For at least a couple of decades field study trips and practical work for secondary aged biologists and geographers became as good as non-existent. Thankfully, the exceptional value of this work seems to have once more been recognised and so we are using this resurgence to fulfil the potential of the estate’s land and bring advanced studies out once more into the field. We look at psammosere succession, conservation management, biodiversity and ecosystems, woodland ecology, renewable energies and coastal processes with both GCSE and ‘A’ Level students at sites all over the 25,000 acre estate. Fashions may have come full circle, with students arriving seemingly caught in a 1980s time warp, but they inevitably leave invigorated by the new skills they have learnt and put into practise, a hatful of important data to take back with them and a renewed thirst for their subject. Getting down to business in gale force winds, with clinometers, soil thermometers, quadrats and identification keys and a good old sandy box of sandwiches is the stuff that dreams, and careers, are made of.

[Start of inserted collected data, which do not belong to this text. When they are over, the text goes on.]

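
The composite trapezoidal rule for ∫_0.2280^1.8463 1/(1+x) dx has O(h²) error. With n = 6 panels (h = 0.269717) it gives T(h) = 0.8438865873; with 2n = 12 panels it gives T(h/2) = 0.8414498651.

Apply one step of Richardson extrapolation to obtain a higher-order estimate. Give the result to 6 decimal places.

0.840638

Order 2 gives 2^r = 4 and 2^r − 1 = 3.
Top: 4(0.8414498651) − (0.8438865873) = 2.5219128731
R = 2.5219128731/3 = 0.8406376244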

Here in the United Kingdom we have so much wonderful habitat for our young people to explore. If the opportunity is not there, or not pushed onto them, however, there is a risk that these natural wonders will be missed by another generation. The benefit of an outdoor education is clear and obvious. It has so much more depth than merely what the National Curriculum requires schools to provide. It inspires and is inspirational. It must be a part of every child’s life.